- Episode no.: Season 3 Episode 6
- Directed by: David Grossman
- Written by: Tim Minear; Jeffrey Bell;
- Production code: 3ADH06
- Original air date: October 29, 2001

Guest appearances
- Stephanie Romanov as Lilah Morgan; Daniel Dae Kim as Gavin Park; Justin Shilton as Billy Blim; Richard Livingston as Congressman Nathan Blim; Jennifer Brooke as Clerk; Cheri Rae Russell as Female Officer; Gwen McGee as Detective; Kristoffer Polaha as Dylan; Rey Gallegos as Sanchez; Charlie Parker as Guy; Joy Lang as Amber; Timothy McNeil as Cab Driver;

Episode chronology
| ← Previous "Fredless" | Next → "Offspring" |
- Angel season 3

= Billy (Angel) =

"Billy" is the 6th episode of the third season of the American television series Angel. Written by Tim Minear and Jeffrey Bell and directed by David Grossman, it was originally broadcast on October 29, 2001 on the WB television network. In this episode, Angel investigates a wave of violence against women throughout Los Angeles, caused by Billy's ability to infect men with murderous misogyny. Cordelia seeks the aid of Lilah, who is a victim of Billy’s power, while Fred finds herself in danger from an infected Wesley.

==Plot==
Angel teaches Cordelia how to sword fight so that she can defend herself if Angel isn't there to protect her. Lilah finds Billy, the man Angel was forced to rescue from hell, in her office talking with Gavin Park. Lilah tells Gavin to stay away from her clients. Gavin attacks her, smashing her head into a glass case and strangling her.

Cordelia has a vision of a woman being beaten by her husband in a convenience store. Wesley gets surveillance photos from the crime, in which they spot Billy. Wesley, Gunn, and Angel track down Billy; however, the police arrive first to take Billy into custody for phoning in a tip on the location of a murder victim. Lilah reveals that Billy's touch turns men into vicious misogynists. Wesley and Fred examine Billy's blood cells through the microscope and observes that his power is in his blood, saliva, and sweat. They are affected by Billy's power and begin fighting.

Angel tracks Billy's last location to a party at his cousin's house, where he discovers that Billy's entire family is aware of his situation and want him gone. Cordelia finds Billy waiting for a private plane at the airport. He's not interested in talking with her, and she debilitates him with a stun gun to his groin. Angel arrives to help Cordelia and Billy touches Angel's face, but is unaffected, having long since lost the capacity to feel hatred. As Angel and Billy fight, Lilah shoots Billy dead before Cordelia can get a clear shot with her crossbow.

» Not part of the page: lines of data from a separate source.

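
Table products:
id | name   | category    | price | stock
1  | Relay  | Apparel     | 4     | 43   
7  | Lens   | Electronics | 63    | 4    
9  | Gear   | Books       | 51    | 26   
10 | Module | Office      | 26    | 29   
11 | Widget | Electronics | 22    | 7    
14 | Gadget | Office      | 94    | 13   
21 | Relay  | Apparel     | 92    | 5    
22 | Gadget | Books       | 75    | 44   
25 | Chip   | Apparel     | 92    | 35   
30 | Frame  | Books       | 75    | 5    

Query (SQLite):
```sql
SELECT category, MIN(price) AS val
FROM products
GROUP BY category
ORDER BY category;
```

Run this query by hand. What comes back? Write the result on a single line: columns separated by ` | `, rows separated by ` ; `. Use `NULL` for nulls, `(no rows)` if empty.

Apparel | 4 ; Books | 51 ; Electronics | 22 ; Office | 26

Partition products by category; compute MIN(price) within each group.
  Apparel: ids {1, 21, 25} → MIN(price)=4
  Books: ids {9, 22, 30} → MIN(price)=51
  Electronics: ids {7, 11} → MIN(price)=22
  Office: ids {10, 14} → MIN(price)=26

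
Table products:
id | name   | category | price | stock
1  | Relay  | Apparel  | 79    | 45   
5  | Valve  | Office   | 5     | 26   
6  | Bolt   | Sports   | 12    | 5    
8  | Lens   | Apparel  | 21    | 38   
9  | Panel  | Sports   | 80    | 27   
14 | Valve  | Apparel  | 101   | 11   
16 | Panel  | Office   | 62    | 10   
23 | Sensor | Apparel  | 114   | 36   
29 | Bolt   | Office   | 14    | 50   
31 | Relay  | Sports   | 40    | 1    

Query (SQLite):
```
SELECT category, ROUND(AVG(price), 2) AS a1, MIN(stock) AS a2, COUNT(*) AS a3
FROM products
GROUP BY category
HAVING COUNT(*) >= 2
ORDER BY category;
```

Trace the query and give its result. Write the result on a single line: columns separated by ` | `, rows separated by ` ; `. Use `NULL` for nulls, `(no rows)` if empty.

Group products by category.
Per group compute: ROUND(AVG(price), 2), MIN(stock), COUNT(*).
HAVING: drop groups with fewer than 2 rows.
  Apparel: ids {1, 8, 14, 23} → ROUND(AVG(price), 2)=78.75, MIN(stock)=11, COUNT(*)=4
  Office: ids {5, 16, 29} → ROUND(AVG(price), 2)=27, MIN(stock)=10, COUNT(*)=3
  Sports: ids {6, 9, 31} → ROUND(AVG(price), 2)=44, MIN(stock)=1, COUNT(*)=3

Apparel | 78.75 | 11 | 4 ; Office | 27 | 10 | 3 ; Sports | 44 | 1 | 3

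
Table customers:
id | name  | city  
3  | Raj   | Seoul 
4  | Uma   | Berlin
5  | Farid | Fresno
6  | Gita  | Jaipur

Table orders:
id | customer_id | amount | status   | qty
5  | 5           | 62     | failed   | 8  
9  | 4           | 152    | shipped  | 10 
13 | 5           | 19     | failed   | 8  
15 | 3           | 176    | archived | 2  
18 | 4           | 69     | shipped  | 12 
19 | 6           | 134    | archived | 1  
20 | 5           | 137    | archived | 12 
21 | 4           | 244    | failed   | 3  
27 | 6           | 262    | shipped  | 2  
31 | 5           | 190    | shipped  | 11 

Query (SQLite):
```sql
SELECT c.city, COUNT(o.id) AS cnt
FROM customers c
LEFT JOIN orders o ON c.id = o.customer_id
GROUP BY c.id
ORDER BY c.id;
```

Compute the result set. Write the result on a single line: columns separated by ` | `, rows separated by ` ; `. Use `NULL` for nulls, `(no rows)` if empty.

LEFT JOIN keeps every customers row; unmatched ones get NULL for orders columns.
Group by customers.id and compute COUNT(o.id). COUNT(col) of an all-NULL group is 0.
  3: ids {15} → COUNT(o.id)=1
  4: ids {9, 18, 21} → COUNT(o.id)=3
  5: ids {5, 13, 20, 31} → COUNT(o.id)=4
  6: ids {19, 27} → COUNT(o.id)=2

Seoul | 1 ; Berlin | 3 ; Fresno | 4 ; Jaipur | 2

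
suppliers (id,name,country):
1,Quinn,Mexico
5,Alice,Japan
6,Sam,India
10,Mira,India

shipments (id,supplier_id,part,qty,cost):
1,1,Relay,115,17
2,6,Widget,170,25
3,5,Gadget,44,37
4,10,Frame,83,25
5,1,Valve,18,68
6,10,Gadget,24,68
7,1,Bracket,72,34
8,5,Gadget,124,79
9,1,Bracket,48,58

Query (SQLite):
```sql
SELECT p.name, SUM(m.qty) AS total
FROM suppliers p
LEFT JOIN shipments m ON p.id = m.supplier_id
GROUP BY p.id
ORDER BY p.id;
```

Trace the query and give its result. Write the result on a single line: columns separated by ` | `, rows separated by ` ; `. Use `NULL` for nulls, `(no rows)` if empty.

Quinn | 253 ; Alice | 168 ; Sam | 170 ; Mira | 107

LEFT JOIN keeps every suppliers row; unmatched ones get NULL for shipments columns.
Group by suppliers.id and compute SUM(m.qty). SUM over an all-NULL group is NULL.
  1: ids {1, 5, 7, 9} → SUM(m.qty)=253
  5: ids {3, 8} → SUM(m.qty)=168
  6: ids {2} → SUM(m.qty)=170
  10: ids {4, 6} → SUM(m.qty)=107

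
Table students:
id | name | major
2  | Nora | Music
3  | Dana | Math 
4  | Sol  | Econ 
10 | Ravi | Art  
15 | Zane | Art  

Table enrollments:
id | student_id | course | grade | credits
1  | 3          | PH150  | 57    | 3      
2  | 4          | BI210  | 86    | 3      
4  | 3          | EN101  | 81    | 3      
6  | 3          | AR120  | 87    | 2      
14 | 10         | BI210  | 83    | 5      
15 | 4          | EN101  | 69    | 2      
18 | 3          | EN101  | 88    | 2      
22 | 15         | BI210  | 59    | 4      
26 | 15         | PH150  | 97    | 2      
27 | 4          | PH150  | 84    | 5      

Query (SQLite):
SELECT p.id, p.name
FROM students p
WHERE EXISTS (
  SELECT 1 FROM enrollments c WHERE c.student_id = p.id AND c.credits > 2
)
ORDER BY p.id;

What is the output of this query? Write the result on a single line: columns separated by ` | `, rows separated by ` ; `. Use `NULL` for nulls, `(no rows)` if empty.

For each students row, check whether any enrollments with matching student_id has credits > 2.
Keep rows where that is true.

3 | Dana ; 4 | Sol ; 10 | Ravi ; 15 | Zane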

Fred forgives Wesley for the fight. Wesley, consumed with guilt, worries that Billy brought out something that was already inside him deep down, he doesn't know who he is or how to return to life as it was before.

==Production==
Dylan Blim invokes John F. Kennedy Jr. who was a member of the family himself—but adamantly disliked the conduct of relatives. Dylan is aware that Angel is a vampire with the potential to kill Billy but still invites him into the family compound. Kennedy had also openly criticized relatives engaging in 'bad behavior'.

==Reception==
Stephanie Romanov says the ending to this episode was one of her "favorite Lilah moments. It was the only time Lilah was a hero."

DVD Verdict called this episode a The Shining homage with an "unsubtle metaphor" that "misogyny is BAD."

The Futon Critic named it the 36th best episode of 2001, saying "No show pushes as many buttons at the same time as this one."

In 2021, Paste named the episode the most terrifying episode of the Buffyverse, writing "When it comes to horror, things like jumpscares, bodies falling out of closets, or other similar genre staples are the kind that frighten you for a moment, maybe two, and then they're gone. Billys horror operates from the opposite direction, capitalizing on quiet moments and the slow burn of it all: the haunted look in Lilah's eyes as she steps out of the shadows to reveal her face mottled with bruises, or the cruelty in Wesley's voice as he taunts and terrorizes Fred. It's a kind of unsettling, skin-crawling horror that will sit with you long after the credits have rolled."